Best/average case. $O(n/m)$ on random text over a large alphabet: the bad character heuristic alone typically shifts by close to $m$ positions, so we examine only about $n/m$ text positions.

Boyer-Moore-Horspool Simplification

Horspool (1980) observed that using only the bad character heuristic applied to the text character aligned with the rightmost pattern position (not the mismatch position) yields nearly the same practical speed with far simpler code:

Horspool(T, P):
  // Preprocess: bad char shift for character under P[m-1]
  for c in Sigma: shift[c] = m
  for k = 0 to m - 2: shift[P[k]] = m - 1 - k
  i = 0
  while i <= n - m:
    j = m - 1
    while j >= 0 and P[j] == T[i + j]: j--
    if j < 0: report occurrence at i
    i += shift[T[i + m - 1]]

Horspool is the variant typically taught first in courses, and is competitive with full Boyer-Moore on ASCII text (e.g. English prose). The additional good suffix table matters more when the alphabet is small (binary or DNA).

Why Boyer-Moore Works So Well in Practice

On English text with $|\Sigma| = 26$, a random character from the text appears in a length-$m$ pattern with probability roughly $1 - (25/26)^m$, which is close to 1 for $m \geq 20$. But when it does not appear, the shift is $m$. On average the bad character shift is approximately $m \cdot (1 - 1/|\Sigma|)$, giving $O(n/m)$ comparisons.
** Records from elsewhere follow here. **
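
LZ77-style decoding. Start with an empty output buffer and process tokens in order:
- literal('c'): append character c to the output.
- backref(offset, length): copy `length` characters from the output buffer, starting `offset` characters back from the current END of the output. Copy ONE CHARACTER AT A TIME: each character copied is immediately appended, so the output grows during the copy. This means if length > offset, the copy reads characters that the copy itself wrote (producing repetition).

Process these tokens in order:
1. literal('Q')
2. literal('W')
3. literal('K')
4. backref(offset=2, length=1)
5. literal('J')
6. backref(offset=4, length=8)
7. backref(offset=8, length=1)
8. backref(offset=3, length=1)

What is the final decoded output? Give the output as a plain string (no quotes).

Token 1: literal('Q'). Output: "Q"
Token 2: literal('W'). Output: "QW"
Token 3: literal('K'). Output: "QWK"
Token 4: backref(off=2, len=1). Copied 'W' from pos 1. Output: "QWKW"
Token 5: literal('J'). Output: "QWKWJ"
Token 6: backref(off=4, len=8) (overlapping!). Copied 'WKWJWKWJ' from pos 1. Output: "QWKWJWKWJWKWJ"
Token 7: backref(off=8, len=1). Copied 'W' from pos 5. Output: "QWKWJWKWJWKWJW"
Token 8: backref(off=3, len=1). Copied 'W' from pos 11. Output: "QWKWJWKWJWKWJWW"

Answer: QWKWJWKWJWKWJWW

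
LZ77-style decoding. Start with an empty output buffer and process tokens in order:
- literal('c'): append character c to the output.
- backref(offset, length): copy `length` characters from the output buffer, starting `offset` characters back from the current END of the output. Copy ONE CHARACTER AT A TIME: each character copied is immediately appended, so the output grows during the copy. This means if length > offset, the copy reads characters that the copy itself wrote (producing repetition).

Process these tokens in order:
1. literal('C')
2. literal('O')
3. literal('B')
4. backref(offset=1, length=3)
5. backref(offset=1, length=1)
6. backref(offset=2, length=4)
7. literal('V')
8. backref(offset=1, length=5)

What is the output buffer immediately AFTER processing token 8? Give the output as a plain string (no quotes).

Answer: COBBBBBBBBBVVVVVV

Derivation:
Token 1: literal('C'). Output: "C"
Token 2: literal('O'). Output: "CO"
Token 3: literal('B'). Output: "COB"
Token 4: backref(off=1, len=3) (overlapping!). Copied 'BBB' from pos 2. Output: "COBBBB"
Token 5: backref(off=1, len=1). Copied 'B' from pos 5. Output: "COBBBBB"
Token 6: backref(off=2, len=4) (overlapping!). Copied 'BBBB' from pos 5. Output: "COBBBBBBBBB"
Token 7: literal('V'). Output: "COBBBBBBBBBV"
Token 8: backref(off=1, len=5) (overlapping!). Copied 'VVVVV' from pos 11. Output: "COBBBBBBBBBVVVVVV"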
For long patterns on large alphabets, Boyer-Moore can be dramatically faster than $O(n)$.

Examples

Text editors. vim’s : search and VS Code’s find-in-file both use Boyer-Moore or Horspool as the fast path for fixed-string (non-regex) queries. When you search a 10 MB source file for a long identifier, BM skips most of the file entirely.
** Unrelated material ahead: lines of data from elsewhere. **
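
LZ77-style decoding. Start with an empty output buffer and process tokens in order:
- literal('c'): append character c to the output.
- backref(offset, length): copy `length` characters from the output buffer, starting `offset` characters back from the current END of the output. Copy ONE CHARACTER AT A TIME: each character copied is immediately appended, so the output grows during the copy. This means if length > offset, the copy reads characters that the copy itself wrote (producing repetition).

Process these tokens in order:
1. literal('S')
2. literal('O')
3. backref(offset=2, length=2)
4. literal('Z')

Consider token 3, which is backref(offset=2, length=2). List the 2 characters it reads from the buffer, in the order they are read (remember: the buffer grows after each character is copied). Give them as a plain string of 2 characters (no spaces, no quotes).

Answer: SO

Derivation:
Token 1: literal('S'). Output: "S"
Token 2: literal('O'). Output: "SO"
Token 3: backref(off=2, len=2). Buffer before: "SO" (len 2)
  byte 1: read out[0]='S', append. Buffer now: "SOS"
  byte 2: read out[1]='O', append. Buffer now: "SOSO"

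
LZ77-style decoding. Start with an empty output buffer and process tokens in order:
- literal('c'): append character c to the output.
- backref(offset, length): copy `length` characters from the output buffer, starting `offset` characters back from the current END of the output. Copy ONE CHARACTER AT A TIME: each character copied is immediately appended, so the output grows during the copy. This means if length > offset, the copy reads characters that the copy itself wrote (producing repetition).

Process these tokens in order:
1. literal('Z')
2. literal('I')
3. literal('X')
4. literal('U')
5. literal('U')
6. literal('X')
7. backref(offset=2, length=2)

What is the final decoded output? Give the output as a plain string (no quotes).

Token 1: literal('Z'). Output: "Z"
Token 2: literal('I'). Output: "ZI"
Token 3: literal('X'). Output: "ZIX"
Token 4: literal('U'). Output: "ZIXU"
Token 5: literal('U'). Output: "ZIXUU"
Token 6: literal('X'). Output: "ZIXUUX"
Token 7: backref(off=2, len=2). Copied 'UX' from pos 4. Output: "ZIXUUXUX"

Answer: ZIXUUXUX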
Virus signature scanning. Antivirus engines maintain databases of thousands of byte-sequence signatures. Aho-Corasick handles simultaneous multi-pattern matching, but for scanning a binary against a single known malware signature, Boyer-Moore’s right-to-left scanning and large skips are particularly effective on binary (often repetitive) data.